Other disadvantages of the non-organized component of our RRS are as follows: 1) non-organized doctors and nurses may become passive crowd, and think that someone else will perform BLS; 2) there may be no leader and no command system; 3) too many persons on the scene may get in the way or obstruct care; 4) we currently have no way to provide first responders with adequate feedback on the effectiveness of this system, and 5) non-organized responders must stop their routine clinical work when the doctors they are working with, particularly the specialists, respond to an emergency call. We are attempting to teach the importance of leadership and of command systems in the monthly standard educational course and e-learning system, and plan to communicate adequately and for a long time with non-organized responders after the event.

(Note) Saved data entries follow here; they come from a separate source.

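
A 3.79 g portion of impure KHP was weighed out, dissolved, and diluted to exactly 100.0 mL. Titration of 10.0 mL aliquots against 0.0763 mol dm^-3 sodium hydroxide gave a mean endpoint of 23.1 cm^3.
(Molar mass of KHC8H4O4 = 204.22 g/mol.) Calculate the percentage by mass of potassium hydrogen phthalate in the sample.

KHC8H4O4 + NaOH → KNaC8H4O4 + H2O
n(NaOH) per titration = 0.0231 × 0.0763 = 1.76 × 10^-3 mol
n(KHC8H4O4) in each aliquot = 1.76 × 10^-3 mol (1:1 ratio)
n(KHC8H4O4) in the whole flask = 1.76 × 10^-3 × 100.0/10.0 = 0.0176 mol
mass of KHC8H4O4 = 0.0176 × 204.22 = 3.60 g
% KHC8H4O4 = 3.60 / 3.79 × 100 = 95.0 %

95.0 %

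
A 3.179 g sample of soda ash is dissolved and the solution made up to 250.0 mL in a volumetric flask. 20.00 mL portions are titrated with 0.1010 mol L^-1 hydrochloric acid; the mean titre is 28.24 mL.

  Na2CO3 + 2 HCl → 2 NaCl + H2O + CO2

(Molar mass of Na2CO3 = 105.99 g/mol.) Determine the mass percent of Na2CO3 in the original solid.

59.43 %

n(HCl) per titration = 0.02824 × 0.1010 = 2.852 × 10^-3 mol
From the 1:2 ratio, n(Na2CO3) in each aliquot = 1/2 × 2.852 × 10^-3 = 1.426 × 10^-3 mol
n(Na2CO3) in the whole flask = 1.426 × 10^-3 × 250.0/20.00 = 0.01783 mol
mass of Na2CO3 = 0.01783 × 105.99 = 1.889 g
% Na2CO3 = 1.889 / 3.179 × 100 = 59.43 %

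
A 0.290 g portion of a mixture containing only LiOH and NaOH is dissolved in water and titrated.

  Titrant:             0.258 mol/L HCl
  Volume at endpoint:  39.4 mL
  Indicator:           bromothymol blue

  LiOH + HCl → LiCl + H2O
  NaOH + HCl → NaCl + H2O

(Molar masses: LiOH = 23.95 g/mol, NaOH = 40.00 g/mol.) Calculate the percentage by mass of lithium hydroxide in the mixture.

n(HCl) = 0.0394 × 0.258 = 0.0102 mol
Let x = n(LiOH), y = n(NaOH).
Titrant: 1x + 1y = 0.0102;  mass: 23.95x + 40.00y = 0.290
Solving, x = 7.27 × 10^-3 mol, y = 2.90 × 10^-3 mol
mass of LiOH = 7.27 × 10^-3 × 23.95 = 0.174 g
% LiOH = 0.174 / 0.290 × 100 = 60.0 %

60.0 %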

We encountered some resistance by physicians in the course of establishing this RRS. Some specialist physicians felt that they had insufficient resuscitation skills and that emergency calls should therefore go directly to the RRT. They felt that they could not perform effectively at the scene before the RRT arrived, and that other patients might be disturbed by the whole in-hospital paging system, particularly at night. We reached a compromise with them in a meeting of the committee for the in-hospital EMS system. Emergency calls would be announced from speakers in all parts of the hospital except patients' bedrooms and hallways in the wards at night. However, because of this compromise, doctors attending to patients in their bedrooms are not alerted to emergencies by the call system.
Although a tendency toward a decreasing hospital death rate per discharged patient was demonstrated in this study, many factors besides RRS strongly affect this endpoint. ILCOR guidelines state that outcome information is one of the core data elements, and defined it as the absolute minimum required for continuous quality improvement, vital for accurately tracking process and outcome variables. However, it is sometimes difficult to differentiate between expected and unexpected deaths, and between preventable and non-preventable deaths. The expectation of death or the existence of an unrecoverable condition affect the treatment strategy and may increase mortality. Additionally, the RRT must sometimes attend a patient for whom CPR has been ruled out. These are limitations on the evaluation of the effect of RRS using the death rate. We need to identify more appropriate parameters indicating the effect of RRS.